July 9, 2022 0 By Lance Kelly

Everyone needs experience to deal with the practicalities of life. Young children, for example, need the repetition of experience to handle a spoon before they can feed themselves. Experience is needed to deal with the everyday affairs of living in the world, such as being aware of possible dangers that mighty threaten the body. But this type of experience is not problematical, relative to the wellbeing of the man or woman. So it’s necessary to look deeper into the more abstract levels of our existence.

Each changing frame of existence is energetically stored within the psyche as memorable impressions of fluctuating feelings gathered in time. These emotions create a background vibration of tension and continually seek to re-experience the sensual excitation to keep alive the psychic body of pain. It’s the attachment to experience (primarily by thinking about the past) that keeps most people operating below their spiritual potential. When someone loves what they do, the experience is supported by virtue of the creative principle itself which renews life every moment. But what tends to happen is that, over time, the original inspiration is tarnished by the demands of the emotional self. This is often seen in ageing rock stars and celebrities who continue to perform, relying on past glories to bolster their diminishing light in the world.

Within each of us is a source of divine inspiration which when allowed to be creatively expressed fulfils the life as a timeless quality of being. This creative light is not reliant on experience and simply reveals itself as the spontaneous expression of an individual’s true character. But with the emphasis on an emotional way of life, people inevitably make their choices and decisions based on personal feelings. As a result, things rarely work out as planned; eventually all that remains are the consequences of past experience with the sense of something missing. No wonder life for many is such a struggle. When someone becomes attached to their experience, the effect is to exclude life as a whole.
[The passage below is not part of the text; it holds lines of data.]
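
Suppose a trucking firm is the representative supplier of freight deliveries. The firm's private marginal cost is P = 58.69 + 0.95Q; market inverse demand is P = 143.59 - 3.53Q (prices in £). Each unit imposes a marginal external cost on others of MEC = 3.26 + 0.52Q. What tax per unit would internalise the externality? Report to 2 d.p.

tax = £11.75 per unit

Social marginal cost = private MC + MEC = 61.95 + 1.47Q.
Set SMC = demand: 61.95 + 1.47Q = 143.59 - 3.53Q → Q* = 16.3280.
The Pigouvian tax equals MEC at Q*: 3.26 + 0.52×16.3280 = 11.7506.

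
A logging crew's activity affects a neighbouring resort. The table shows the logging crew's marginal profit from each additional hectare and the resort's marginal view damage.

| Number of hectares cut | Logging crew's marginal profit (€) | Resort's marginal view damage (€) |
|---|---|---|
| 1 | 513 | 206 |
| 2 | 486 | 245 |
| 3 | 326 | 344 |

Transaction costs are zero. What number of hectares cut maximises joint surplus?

2

Bargaining reaches the level where marginal profit last exceeds marginal view damage.
That holds through level 2 (486 ≥ 245) but not at 3 (326 < 344).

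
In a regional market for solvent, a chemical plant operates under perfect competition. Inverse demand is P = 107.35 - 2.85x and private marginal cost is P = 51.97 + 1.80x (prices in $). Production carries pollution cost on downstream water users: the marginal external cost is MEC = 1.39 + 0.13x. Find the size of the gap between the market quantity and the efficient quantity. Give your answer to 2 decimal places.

0.61 units

Market equilibrium (private): 51.97 + 1.80x = 107.35 - 2.85x → x_m = 11.9097.
Social marginal cost = private MC + MEC = 53.36 + 1.93x.
Set SMC = demand: 53.36 + 1.93x = 107.35 - 2.85x → x* = 11.2950.
Gap = |11.9097 − 11.2950| = 0.6147.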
The purpose of experience is to transcend any particular need to reaffirm the person’s identity in the world; this does much to depersonalise the concept of being a personal self. The overwhelming impulse behind all experience is for the ultimate pleasure of sexual union in the flesh. At a subconscious level, many teenagers advertise that they are looking for experience by trying to appear older than they really are. It’s this compulsive desire to experience the world (mostly before it’s time) that encourages youngsters to smoke, ingest alcohol or experiment with drugs, creating a pattern of behaviour that shapes and defines the person in later years. It’s only when someone has suffered enough from the effects of experience that they can begin to question the deeper purpose of life. This is the virtue of the ageing process, which was once the natural flowering of wisdom within the elders of the ancient tribes of the earth.
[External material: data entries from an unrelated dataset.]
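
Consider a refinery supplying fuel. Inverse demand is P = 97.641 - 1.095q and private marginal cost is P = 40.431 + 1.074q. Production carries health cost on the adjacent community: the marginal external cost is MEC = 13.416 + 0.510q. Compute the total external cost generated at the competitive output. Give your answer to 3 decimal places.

Market equilibrium (private): 40.431 + 1.074q = 97.641 - 1.095q → q_m = 26.3762.
Total external cost = ∫₀^{q_m} (13.416 + 0.510q) dq = 13.416×26.3762 + ½×0.510×26.3762² = 531.2676.

531.268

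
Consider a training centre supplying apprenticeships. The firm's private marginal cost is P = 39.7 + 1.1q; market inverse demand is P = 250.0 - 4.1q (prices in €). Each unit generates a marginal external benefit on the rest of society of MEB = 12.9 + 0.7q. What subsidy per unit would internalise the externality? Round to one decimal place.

Social marginal cost = private MC − MEB = 26.8 + 0.4q.
Set SMC = demand: 26.8 + 0.4q = 250.0 - 4.1q → q* = 49.6000.
The Pigouvian subsidy equals MEB at q*: 12.9 + 0.7×49.6000 = 47.6200.

subsidy = €47.6 per unit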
At some time during the spiritual process, a man or woman undergoes a period of aridity as an absence of experience. But this only lasts as long as is necessary to transform the emotional attachment to the world. More than anything, experience teaches us what is no longer needed and eliminates the unnecessary wastage of energy as the accumulation of ignorance in time. When lived as a conscious state of being, each phase of life is naturally eliminated as a precursor to the eventual demise of the physical form. Intrinsic to this state of being is the detachment from the fear of death, with the implicit knowledge of our immortal reality.